Learningandviolence.net was Jenny Horsman’s dream child (with encouragement from Judy Hofer and Elizabeth Morrish). The idea of a site to bring together everyone thinking about or struggling with the ways violence affected learning, was born from Jenny’s insistence no one should feel stupid as they tried to learn, and no educator add to feelings of shame as they become frustrated as they teach.
To bring the website into being, Jenny drew in a glorious array of partners to work from 2006 to 2011. Parkdale Project Read, Springtide Resources, and George Brown College managed grants (mostly from the Canadian Government). The National Adult Literacy Database hosted the site. These collaborators and many others gave time, energy, and developed nuance and complexity as they crafted content and created interactive, multi-media tools. In those first years Elaine Gaber-Katz sparked ideas, while Mike Kelly and Elaine Sayoko Yoneoka grew creations in Flash. In the later years Heather Lash joined Jenny, talking and writing up a storm. Together with the work and inspiration of all those named below, the site grew.
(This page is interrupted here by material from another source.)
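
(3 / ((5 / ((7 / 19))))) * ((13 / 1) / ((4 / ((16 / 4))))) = 273 / 95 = 2.87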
But funding became impossible to find, and the Internet and how we used it moved on. Those virtual creations of classrooms, quilts, and drawers of files that flew to meet you, though much-loved, became outdated, and too hard to search. A new site was needed. This new incarnation was re-envisaged in 2018 by Jenny Horsman and Heather Lash, with help from Kate Nonesuch and Susan Tiihonen, input from Sheri Cohen, Nadine Sookermany, and Kim Brodey, and thoughtful advice and technical expertise from Yaa Otchere.